The places and people we are working with inspire us because of their determination to improve lives for local people, their commitment to working new ways and above all their optimism. They understand the need to create new stories about the future of their places if the old ones don’t fit any more — stories local people can believe in, and that help form new identities and a sense of purpose.

As with Tower Hamlets and Sutton in recent months, we work with local partners to help them understand how places are changing, the opportunities and needs in the area and how local people feel about their community.

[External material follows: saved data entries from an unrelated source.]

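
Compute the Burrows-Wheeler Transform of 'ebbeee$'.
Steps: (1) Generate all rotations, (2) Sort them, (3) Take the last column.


Rotations (sorted):
  0: $ebbeee -> last char: e
  1: bbeee$e -> last char: e
  2: beee$eb -> last char: b
  3: e$ebbee -> last char: e
  4: ebbeee$ -> last char: $
  5: ee$ebbe -> last char: e
  6: eee$ebb -> last char: b


BWT = eebe$eb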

We then use these insights to help piece together new stories that articulate the places we want to be and how we are going to become them: about how communities can incorporate new, multiple identities and still find the things that bind them; how local economies can grow in ways that benefit local people; and how we can collaborate in new ways, across sectors and with communities, to get there.

A necessary part of this work is a new appraisal of the role of public institutions. Public services remain critical and must be reformed. Post-Beveridge, post-New Public Management — now it is about local public services working together, guided by common principles and behaviours — intervening early, being integrated and responsive to the real and sometimes complex underlying needs of people, and building on the strengths of people and communities. We are working with places that are building future public services now — they understand this isn’t about the future of local government services alone, but collective, cross-sector local public service reform.

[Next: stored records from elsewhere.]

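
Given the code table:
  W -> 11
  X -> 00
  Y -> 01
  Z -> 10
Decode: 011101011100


Decoding:
01 -> Y
11 -> W
01 -> Y
01 -> Y
11 -> W
00 -> X


Result: YWYYWX


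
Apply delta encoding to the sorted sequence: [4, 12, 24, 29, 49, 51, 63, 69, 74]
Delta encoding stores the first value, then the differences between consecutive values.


First value: 4
Deltas:
  12 - 4 = 8
  24 - 12 = 12
  29 - 24 = 5
  49 - 29 = 20
  51 - 49 = 2
  63 - 51 = 12
  69 - 63 = 6
  74 - 69 = 5


Delta encoded: [4, 8, 12, 5, 20, 2, 12, 6, 5]


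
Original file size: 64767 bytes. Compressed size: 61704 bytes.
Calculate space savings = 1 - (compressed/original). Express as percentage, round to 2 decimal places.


ratio = compressed/original = 61704/64767 = 0.952707
savings = 1 - ratio = 1 - 0.952707 = 0.047293
as a percentage: 0.047293 * 100 = 4.73%

Space savings = 1 - 61704/64767 = 4.73%


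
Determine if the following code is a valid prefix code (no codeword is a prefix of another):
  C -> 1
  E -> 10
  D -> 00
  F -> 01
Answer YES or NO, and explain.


Checking each pair (does one codeword prefix another?):
  C='1' vs E='10': prefix -- VIOLATION

NO -- this is NOT a valid prefix code. C (1) is a prefix of E (10).


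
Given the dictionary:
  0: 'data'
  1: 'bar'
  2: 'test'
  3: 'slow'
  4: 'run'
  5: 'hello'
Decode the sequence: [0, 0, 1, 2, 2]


Look up each index in the dictionary:
  0 -> 'data'
  0 -> 'data'
  1 -> 'bar'
  2 -> 'test'
  2 -> 'test'

Decoded: "data data bar test test"


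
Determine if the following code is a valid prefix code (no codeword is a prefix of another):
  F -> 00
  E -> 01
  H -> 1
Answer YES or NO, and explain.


Checking each pair (does one codeword prefix another?):
  F='00' vs E='01': no prefix
  F='00' vs H='1': no prefix
  E='01' vs F='00': no prefix
  E='01' vs H='1': no prefix
  H='1' vs F='00': no prefix
  H='1' vs E='01': no prefix
No violation found over all pairs.

YES -- this is a valid prefix code. No codeword is a prefix of any other codeword.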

These places are also looking beyond the traditional public service lens, guided instead by a sense of public good and public value. Many of the things that will make a difference to people’s lives are not traditionally provided by the public sector, but in the interests of people and place, local leaders must work with a range of sectors to ensure access to the things that matter. Tower Hamlets’ investment in universal access to free wifi and Oldham’s work on access to low-cost loans, white goods and renewable energy are good examples.

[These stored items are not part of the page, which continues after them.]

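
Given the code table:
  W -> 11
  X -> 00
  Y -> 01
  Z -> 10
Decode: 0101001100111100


Decoding:
01 -> Y
01 -> Y
00 -> X
11 -> W
00 -> X
11 -> W
11 -> W
00 -> X


Result: YYXWXWWX


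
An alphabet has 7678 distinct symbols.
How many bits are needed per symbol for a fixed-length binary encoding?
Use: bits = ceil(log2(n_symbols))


log2(7678) = 12.9065
Bracket: 2^12 = 4096 < 7678 <= 2^13 = 8192
So ceil(log2(7678)) = 13

bits = ceil(log2(7678)) = ceil(12.9065) = 13 bits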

The private sector also has a critical role to play in this reframing; in some of the places we are working, huge corporate wealth and employment sits cheek by jowl with child poverty levels that are among the highest in the country. Local leaders must build partnerships with the private sector that bring its huge potential to bear in ways that will enable places to realise the potential of inclusive growth and create a sense of shared accountability for the big issues such as poverty and inequality.

Community activities and relationships must also be re-valued when reimagining the traditional notion of public services in the context of public goods. They are part of the system that enables people to live well, and the state can create the environment in which this value can be realised by working closely with the third sector and others to create new opportunities for local people to come together. Barking and Dagenham’s ground-breaking Participatory City initiative is one such example.

And we should go further: places must also articulate and build a new social contract with communities, setting out and supporting our role as citizens — looking out for each other, using services appropriately, getting involved in our communities, looking after our health.

None of this is easy; none of it is a quick-fix to the challenges of today. Nor can these changes alone solve the problems that are outside of local control, like the crippling effects of welfare reform or a runaway London housing market. But they can help places identify the range of things that are within reach: the ways we think about the role of public institutions; how we design and deliver public services; how we lead our organisations and places; the ways we support and work with our communities.

Yes, more money would ease the pain and create space to think. Yes, a new Total Place-style approach to local budgets could be helpful. Yes, the fault-lines between health and social care funding remain a huge challenge. And yes, we must make the case for these things. But as the places we are working with demonstrate, there is much we can do now.

I am often surprised by how simple some of this is to begin locally. Building a shared understanding of local data about the challenges and opportunities in a place across local partners, and a shared picture of what the community values and needs. A shared story about the future of a place and a handful of shared priorities. A collective picture of local public sector spending. Aligned and integrated local budgets. Investment in system leadership and governance. Re-designed collaborative services at the frontline. New approaches to commissioning that move beyond competitive contracting. A cross-sector approach to organisational development and staff training. New collaborations with place-based foundations to align ambition and investment; new relationships with the voluntary sector, to name a few.

Collaborate is working on these things and more with our partners, often in it for the long-term alongside organisations and places as they push for the changes that will make a difference to people’s lives. We want to work with ambitious places that take the art of the possible as their starting point to build this future now. We take our lead from you. There is much to be cheerful about.